The sauce forms a glaze that makes them sweet and sticky on the bottom, and the bacon gives them a smoky flavor that will have you begging for more. They are truly the best burger sliders ever!
How To Make Bacon Cheeseburger Sliders?
- Preheat the oven to 350 F. Using a large skillet, brown the ground beef with the onions, red bell peppers, and minced garlic until no pink is left on the meat.
- Add the drained diced tomatoes, Worcestershire sauce, Dijon mustard, salt, and pepper to taste. Cook for another 5 minutes or until almost no liquid is left on the pan.

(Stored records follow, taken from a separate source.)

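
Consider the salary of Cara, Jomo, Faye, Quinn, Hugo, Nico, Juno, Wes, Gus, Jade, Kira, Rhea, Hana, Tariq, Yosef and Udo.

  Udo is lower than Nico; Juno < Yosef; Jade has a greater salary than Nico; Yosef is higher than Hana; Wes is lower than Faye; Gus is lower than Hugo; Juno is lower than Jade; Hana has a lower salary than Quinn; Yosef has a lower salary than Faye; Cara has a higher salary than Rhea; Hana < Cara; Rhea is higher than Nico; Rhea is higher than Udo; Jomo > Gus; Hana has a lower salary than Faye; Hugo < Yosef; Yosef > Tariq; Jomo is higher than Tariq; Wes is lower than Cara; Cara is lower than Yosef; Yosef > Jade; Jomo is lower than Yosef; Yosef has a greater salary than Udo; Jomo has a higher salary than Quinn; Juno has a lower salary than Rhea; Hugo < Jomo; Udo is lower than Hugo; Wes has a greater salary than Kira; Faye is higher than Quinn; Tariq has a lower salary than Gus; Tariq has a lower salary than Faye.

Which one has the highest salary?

Faye

Tariq is not greatest since Tariq < Yosef; Kira is not greatest since Kira < Wes; Juno is not greatest since Juno < Rhea; Udo is not greatest since Udo < Hugo; Wes is not greatest since Wes < Faye; Nico is not greatest since Nico < Jade; Gus is not greatest since Gus < Jomo; Hana is not greatest since Hana < Cara; Quinn is not greatest since Quinn < Jomo; Jade is not greatest since Jade < Yosef; Hugo is not greatest since Hugo < Jomo; Rhea is not greatest since Rhea < Cara; Jomo is not greatest since Jomo < Yosef; Cara is not greatest since Cara < Yosef; Yosef is not greatest since Yosef < Faye.
Only Faye has nothing above it, so Faye is the highest salary.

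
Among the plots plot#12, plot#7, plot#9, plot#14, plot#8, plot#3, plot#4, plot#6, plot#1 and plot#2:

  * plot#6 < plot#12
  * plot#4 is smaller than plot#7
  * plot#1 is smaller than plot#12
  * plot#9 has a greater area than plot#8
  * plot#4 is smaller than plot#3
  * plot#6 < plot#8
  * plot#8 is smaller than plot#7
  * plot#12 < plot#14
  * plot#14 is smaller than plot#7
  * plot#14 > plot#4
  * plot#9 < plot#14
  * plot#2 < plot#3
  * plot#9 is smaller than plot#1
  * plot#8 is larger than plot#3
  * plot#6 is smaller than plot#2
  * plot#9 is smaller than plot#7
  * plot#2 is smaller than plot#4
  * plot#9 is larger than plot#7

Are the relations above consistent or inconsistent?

inconsistent

We have plot#7 < plot#9 stated directly, yet also plot#9 < plot#1 < plot#12 < plot#14 < plot#7 by chaining the others — so plot#9 < plot#7. Contradiction.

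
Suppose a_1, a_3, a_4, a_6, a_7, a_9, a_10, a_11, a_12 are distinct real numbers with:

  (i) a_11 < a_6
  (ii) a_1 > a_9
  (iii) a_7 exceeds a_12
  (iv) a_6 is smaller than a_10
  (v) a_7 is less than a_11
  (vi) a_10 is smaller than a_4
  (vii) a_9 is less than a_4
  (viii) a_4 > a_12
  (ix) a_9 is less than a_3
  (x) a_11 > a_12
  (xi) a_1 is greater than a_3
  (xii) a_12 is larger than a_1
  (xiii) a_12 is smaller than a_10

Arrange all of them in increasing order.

a_9 < a_3 < a_1 < a_12 < a_7 < a_11 < a_6 < a_10 < a_4

The consecutive links are each given: a_9 < a_3; a_3 < a_1; a_1 < a_12; a_12 < a_7; a_7 < a_11; a_11 < a_6; a_6 < a_10; a_10 < a_4.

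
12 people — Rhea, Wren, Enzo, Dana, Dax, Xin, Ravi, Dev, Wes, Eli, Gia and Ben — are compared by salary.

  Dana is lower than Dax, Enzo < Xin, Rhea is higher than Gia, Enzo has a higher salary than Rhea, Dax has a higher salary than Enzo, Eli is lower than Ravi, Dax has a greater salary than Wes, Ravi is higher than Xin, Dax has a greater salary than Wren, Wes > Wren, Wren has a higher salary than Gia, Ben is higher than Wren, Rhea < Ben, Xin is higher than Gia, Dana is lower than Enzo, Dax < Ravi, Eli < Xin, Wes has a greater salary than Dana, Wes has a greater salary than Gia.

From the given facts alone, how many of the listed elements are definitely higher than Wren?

4

Directly above Wren: Ben, Wes, Dax.
One step further: Ravi (4 so far).
No other element is forced above Wren by the given relations, so the count is 4.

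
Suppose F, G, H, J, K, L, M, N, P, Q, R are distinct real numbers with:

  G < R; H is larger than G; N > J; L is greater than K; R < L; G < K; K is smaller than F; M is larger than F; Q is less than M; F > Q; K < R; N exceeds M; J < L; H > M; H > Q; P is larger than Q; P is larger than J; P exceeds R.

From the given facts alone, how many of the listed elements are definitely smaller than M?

Directly below M: Q, F.
One step further: K (3 so far).
One step further: G (4 so far).
No other element is forced below M by the given relations, so the count is 4.

4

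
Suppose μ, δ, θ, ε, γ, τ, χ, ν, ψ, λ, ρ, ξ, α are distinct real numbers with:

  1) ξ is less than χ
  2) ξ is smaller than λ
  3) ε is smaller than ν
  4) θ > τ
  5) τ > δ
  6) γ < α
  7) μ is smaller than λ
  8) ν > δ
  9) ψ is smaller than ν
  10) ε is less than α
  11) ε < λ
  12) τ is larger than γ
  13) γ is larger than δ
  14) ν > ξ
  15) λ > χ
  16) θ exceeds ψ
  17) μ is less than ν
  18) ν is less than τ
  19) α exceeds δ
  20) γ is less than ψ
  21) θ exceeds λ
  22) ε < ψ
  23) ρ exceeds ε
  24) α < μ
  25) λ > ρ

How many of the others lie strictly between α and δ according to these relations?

The relations place δ below α. An element lies strictly between them when it is forced above δ and also forced below α.
Above δ: {γ, ψ, μ, ν, λ, τ, θ}. Below α: {γ, ε}.
Intersection: {γ} — 1.

1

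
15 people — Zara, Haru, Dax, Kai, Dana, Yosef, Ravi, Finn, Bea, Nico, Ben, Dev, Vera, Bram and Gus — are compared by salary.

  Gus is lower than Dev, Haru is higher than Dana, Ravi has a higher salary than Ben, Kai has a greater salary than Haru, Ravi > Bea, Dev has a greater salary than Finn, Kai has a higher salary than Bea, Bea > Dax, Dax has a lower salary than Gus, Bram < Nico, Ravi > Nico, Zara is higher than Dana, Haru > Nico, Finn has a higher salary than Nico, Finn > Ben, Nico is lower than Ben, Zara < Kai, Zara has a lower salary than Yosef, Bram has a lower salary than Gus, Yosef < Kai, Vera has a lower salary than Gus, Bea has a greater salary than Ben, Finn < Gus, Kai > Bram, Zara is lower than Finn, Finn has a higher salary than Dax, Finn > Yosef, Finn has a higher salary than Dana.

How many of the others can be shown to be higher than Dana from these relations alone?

7

Directly above Dana: Zara, Finn, Haru.
One step further: Yosef, Gus, Kai, Dev (7 so far).
No other element is forced above Dana by the given relations, so the count is 7.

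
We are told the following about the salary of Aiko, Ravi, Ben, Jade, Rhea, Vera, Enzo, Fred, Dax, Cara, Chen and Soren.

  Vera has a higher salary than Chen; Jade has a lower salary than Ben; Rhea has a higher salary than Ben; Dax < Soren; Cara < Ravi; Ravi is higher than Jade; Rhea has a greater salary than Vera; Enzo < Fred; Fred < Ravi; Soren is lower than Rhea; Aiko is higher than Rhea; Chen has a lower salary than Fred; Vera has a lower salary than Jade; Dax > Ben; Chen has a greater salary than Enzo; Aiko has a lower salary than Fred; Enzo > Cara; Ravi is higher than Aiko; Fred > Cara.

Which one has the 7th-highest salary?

Ben

The consecutive relations fix a unique order: Cara < Enzo < Chen < Vera < Jade < Ben < Dax < Soren < Rhea < Aiko < Fred < Ravi.
Counting 7 from the largest end gives Ben.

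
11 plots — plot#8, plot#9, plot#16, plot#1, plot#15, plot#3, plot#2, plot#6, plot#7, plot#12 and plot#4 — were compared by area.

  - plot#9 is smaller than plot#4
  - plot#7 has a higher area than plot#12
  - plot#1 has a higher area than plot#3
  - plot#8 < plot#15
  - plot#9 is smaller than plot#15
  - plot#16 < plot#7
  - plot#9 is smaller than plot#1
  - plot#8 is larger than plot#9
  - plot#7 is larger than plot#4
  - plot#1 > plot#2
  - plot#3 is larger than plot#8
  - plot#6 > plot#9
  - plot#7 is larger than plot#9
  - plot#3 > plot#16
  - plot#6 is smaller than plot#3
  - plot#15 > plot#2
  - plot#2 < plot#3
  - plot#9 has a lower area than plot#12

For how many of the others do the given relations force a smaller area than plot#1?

The elements the relations force below plot#1 are plot#9, plot#2, plot#6, plot#16, plot#8, plot#3 — no chain reaches any other.
That is 6.

6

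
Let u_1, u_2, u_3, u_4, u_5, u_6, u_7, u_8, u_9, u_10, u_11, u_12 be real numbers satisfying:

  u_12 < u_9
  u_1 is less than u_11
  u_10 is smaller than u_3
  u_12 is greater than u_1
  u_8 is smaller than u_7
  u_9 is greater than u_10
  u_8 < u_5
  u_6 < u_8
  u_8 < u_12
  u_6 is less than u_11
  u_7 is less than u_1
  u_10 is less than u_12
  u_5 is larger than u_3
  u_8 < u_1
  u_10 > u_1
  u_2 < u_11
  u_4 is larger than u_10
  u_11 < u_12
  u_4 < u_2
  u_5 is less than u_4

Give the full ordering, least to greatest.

u_6 < u_8 < u_7 < u_1 < u_10 < u_3 < u_5 < u_4 < u_2 < u_11 < u_12 < u_9

Each adjacent pair is fixed by a given relation: u_6 < u_8; u_8 < u_7; u_7 < u_1; u_1 < u_10; u_10 < u_3; u_3 < u_5; u_5 < u_4; u_4 < u_2; u_2 < u_11; u_11 < u_12; u_12 < u_9. Chaining them end to end gives the full order.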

- Cut the buns in half lengthwise without separating them and place the bottoms in a greased 9 x 13-inch baking dish.
- Top the buns bottoms with one cup of cheddar cheese and bake for 5 minutes until the cheese melts. Remove the baking dish from the oven and spoon the meat mixture over the melted cheese.
- Sprinkle the remaining cup of cheddar on top of the meat. Place ½ bacon strip for each bun over the cheese and place the top of the buns back on.
To make the glaze: melt the butter in a microwave-safe dish and mix in the brown sugar, Worcestershire sauce, and Dijon mustard until well combined.
Drizzle the glaze over the buns evenly and sprinkle them with the sesame seeds. Bake for 25 minutes, uncovered until the cheese is melted and the sauce has formed a glaze.
What To Serve with Baked Cheeseburger Sliders?
Homemade french fries and coleslaw are my favorite sides for sliders, but if you are looking for a healthier side, a big Caesar salad would be amazing too. Remember dessert! Apple pie à la mode (warm with vanilla ice cream on top) is, for me, perfection.
- Make them southwestern and use chili con carne, bacon, cheddar, and chopped jalapeno. Slather barbecue sauce on the buns.
- Like Italian: add marinara sauce to the meat and shredded mozzarella instead of cheddar. Add pepperoni instead of bacon.
- For a vegetarian option, use roasted eggplant slices or portobello mushrooms instead of meat, top them with Monterey-jack cheese, and spread pesto on the buns.
- Ground chicken or turkey are good alternatives to beef, and you can top them with sauteed mushrooms with garlic.
- 1- 12 ct package Hawaiian rolls
- 4 cups sharp cheddar cheese, shredded
- 1 lb ground lean ground beef
- ½ cup onion, chopped
- ½ cup red bell pepper, chopped
- 1 garlic clove, minced
- 1- 10oz can diced tomatoes, drained
- 1 tablespoon Dijon mustard
- 1 ½ tablespoons Worcestershire sauce
- Salt and pepper to taste
- 6 strips of bacon, cooked and cut in half
- For the sauce:
- 1 stick butter cut into pieces
- 2 tablespoons packed brown sugar
- 1 tablespoon Worcestershire sauce
- 1 tablespoon Dijon mustard
- 2 tablespoons sesame seeds
- Preheat the oven to 350 F. In a large skillet, cook the meat with the onions, bell peppers, and garlic over medium-high heat, until no pink is left on the meat.
- Add the drained diced tomatoes, Worcestershire sauce, Dijon mustard, salt, and pepper to taste. Cook until almost no liquid is left on the pan, about 5 mins.
- Slice the Hawaiian buns in half without separating them and place the bottoms in a greased 9 x 13-inch baking dish. Sprinkle 1 cup of cheddar cheese on top and bake for 5 minutes until melted.
- Remove the baking dish from the oven and spoon the meat mixture over the melted cheese.
- Sprinkle the remaining cup of cheese over the meat.
- Top each bun with ½ slice of cooked bacon and place the tops of the buns back on.
- To make the glaze, place the butter, brown sugar, Worcestershire sauce, and Dijon mustard in a microwave-safe dish. Microwave until melted.
- Drizzle the sauce over the buns.
- Sprinkle with sesame seeds and bake uncovered, for 25 mins.